William S. French pioneered 3D seismic imaging, and served as the 1991-1992 SEG President.
Citation for SEG Honorary Membership
According to our bylaws, honorary membership is "conferred upon persons who have made a (italics mine) distinguished contribution, which warrants exceptional recognition, to exploration geophysics..." A literal interpretation would obligate our Society to bestow a multiple honorary membership on Bill French; his contributions have been many and are now legendary. Here is a man who has distinguished himself as a creative scientist, as a dedicated teacher, as an inspiring manager, and as a skillful businessman with the vision to champion the right technology at the right time. It was my good fortune to get to know Bill while he was "merely" doing technical work during our common Amoco days, and then to observe in fascination how he slowly but surely metamorphosed from a productive scientist into a successful and innovative technical entrepreneur.
Before me as write lies my much worn copy of the June 1974 issue of Geophysics. Pages 265-277 contain Bill's classic paper, "Two-dimensional and three-dimensional migration of model-experiment reflection profiles," much better known to several generations of exploration geophysicists as the paper with the "French double dome." Its earliest incarnation was as a physical model supported in a water tank by fine wires; not much later it was "ported" by others to the digital computer, where it served as the standard against which the performance of countless 2-D and 3-D migration algorithms was tested. Bill was one of the first to recognize the pitfalls of migrating in a plane rather than in a volume of data; his 1974 paper was a wake-up call for those of us who saw little reason to abandon the comforts of a 2-D geophysical world. In truth, Bill is one of the founding fathers of the modern 3-D survey. He foresaw its enormous potential long before acquisition and processing technologies had matured enough to make 3-D exploration an economic reality.
Bill was jolted into the study of geophysics after experiencing an earthquake while a graduate student at Oregon State University. Who can tell how 3-D seismology might have fared had it not been for this key seismic event? In 1968 he joined the Gulf R&D Labs in Pittsburgh where his renowned "double dome" first saw the light of day. Following a two-year stint as an academic at Oregon State from 1974 to 1976, Bill joined the Amoco Research Center in Tulsa; he later transferred to Amoco's New Orleans office and eventually became the head of its geophysical department. His Gulf Coast exploration experiences, combined with his much earlier pioneering laboratory work at Gulf R&D, now convinced him that the time for 3-D had indeed arrived. He formed Tensor Geophysical in 1981 with the explicit goal to design 3-D processing software. After some ups and downs (more ups than downs!) his company ended up in 1993 as part of the PGS group, and today the processing company is known by the name PGS Tensor. In 1994 Bill moved from PGS Tensor to the corporate office of Petroleum Geo-Services, where he was subsequently president of PGS Asia Pacific and most recently, senior-executive vice president of Petroleum-Geoservices ASA. A career as unique as it is exemplary has now come to an end: Bill retired on July 31.

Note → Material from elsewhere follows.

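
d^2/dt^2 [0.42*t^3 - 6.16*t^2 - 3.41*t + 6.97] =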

Bill was married to his wife Marilyn in 1968; they have five children, all now married and with families of their own. Bill's and Marilyn's travels around the globe have resulted in close friendships wherever they have gone. To keep up with children and friends is itself a daunting task, but Bill and his wife are up to the challenge.
It surely comes as no surprise that Bill has given selflessly of his time and energies to SEG. He was the General Chairman for the 57th Annual Meeting in New Orleans in 1987, First Vice-President (1987-1988), and President (1991-1992). Since then he has continued to serve the Society in many capacities: on the Committee on Nominations and SEG Foundation's Board of Directors to name just two. He has presented technical papers worldwide, and his name has become a household word in exploration geophysics everywhere.
Just about a year ago Bill was interviewed by PESA News, the newsletter of the Petroleum Exploration Society of Australia. The article based on this interview provides curious and revealing vignettes about the career of the outstanding geophysicist that Bill has become.
Toward the end of the piece Bill was asked to comment on the downsizing efforts within the oil industry, and how such policies might affect the industry's R&D capabilities. Bill pointed out that oil companies have ceased to support enough of their own in-house research. He also implied that since practical developments in our industry tend to lag some 10 years behind the innovative work that gave them their impetus, we have yet to experience the consequences of these policies. I, for one, particularly appreciated his comments about our industry's current infatuation with teams. "You drop a new person into the team," he suggested, "and they don't become an expert geophysicist...after one generation you don't have any experts, you only have generalists." What a refreshing perspective on what has become yet another tired fad in the corporate world. We need more people with Bill French's sense of proportion to set things straight, and to get R&D in our industry back on track.
In bestowing Honorary Membership on Bill French, the SEG recognizes an outstanding scientist, a gifted teacher, an impressive businessman, a valued friend and colleague--but, above all else, a great human being.